\name{ewcdf}
\alias{ewcdf}
\title{Weighted Empirical Cumulative Distribution Function}
\description{
  Compute a weighted version of the
  empirical cumulative distribution function.
}
\usage{
ewcdf(x, weights = rep(1/length(x), length(x)))
}
\arguments{
  \item{x}{Numeric vector of observations.}
  \item{weights}{Numeric vector of non-negative weights
    for \code{x}.}
}
\details{
  This is a modification of the standard function \code{\link{ecdf}}
  allowing the observations \code{x} to have weights.

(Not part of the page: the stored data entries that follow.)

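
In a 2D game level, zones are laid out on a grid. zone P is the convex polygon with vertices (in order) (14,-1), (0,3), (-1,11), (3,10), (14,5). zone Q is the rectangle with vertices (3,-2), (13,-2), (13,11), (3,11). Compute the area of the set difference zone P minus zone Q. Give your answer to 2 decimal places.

|zone P| = 103.5, |zone P∩zone Q| = 70.1299.
|zone P ∖ zone Q| = |zone P| − |zone P∩zone Q| = 103.5 − 70.1299 = 33.37.

33.37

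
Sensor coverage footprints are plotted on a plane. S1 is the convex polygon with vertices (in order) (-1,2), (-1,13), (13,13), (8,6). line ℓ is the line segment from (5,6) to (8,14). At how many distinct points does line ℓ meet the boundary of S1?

The segment meets the boundary at (7.625,13).

1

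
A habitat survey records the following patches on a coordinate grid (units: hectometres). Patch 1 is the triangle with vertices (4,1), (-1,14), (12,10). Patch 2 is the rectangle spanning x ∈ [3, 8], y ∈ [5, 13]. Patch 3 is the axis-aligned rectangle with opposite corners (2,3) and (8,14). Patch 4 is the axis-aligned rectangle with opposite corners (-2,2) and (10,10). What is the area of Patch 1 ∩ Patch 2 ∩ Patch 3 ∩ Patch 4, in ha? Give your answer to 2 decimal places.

24.89

The intersection is the polygon with vertices (7.556,5), (3,5), (3,10), (8,10), (8,5.5).
By the shoelace formula its area is 24.89.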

  The weighted e.c.d.f. (empirical cumulative distribution function)
  \code{Fn} is defined so that, for any real number \code{y}, the value of
  \code{Fn(y)} is equal to the total weight of all entries of
  \code{x} that are less than or equal to \code{y}. That is
  \code{Fn(y) = sum(weights[x <= y])}.

  Thus \code{Fn} is a step function which jumps at the
  values of \code{x}. The height of the jump at a point \code{y}
  is the total weight of all entries in \code{x} 
  number of tied observations at that value.  Missing values are
  ignored.

  If \code{weights} is omitted, the default is equivalent to
  \code{ecdf(x)} except for the class membership.

  The result of \code{ewcdf} is a function, of class \code{"ewcdf"},
  inheriting from the classes \code{"ecdf"} and \code{"stepfun"}.
  The class \code{ewcdf} has methods for \code{print} and \code{quantile}.
  The inherited class \code{ecdf}
  has methods for \code{plot} and \code{summary}.
}
\value{
  A function, of class \code{"ewcdf"}, inheriting from 
  \code{"ecdf"} and \code{"stepfun"}. 
}
\author{
  \spatstatAuthors.
}
\seealso{
  \code{\link{ecdf}}.
  
  \code{\link{quantile.ewcdf}}
}
\examples{
   x <- rnorm(100)
   w <- runif(100)
   plot(ewcdf(x,w))
}
\keyword{nonparametric}
\keyword{univar}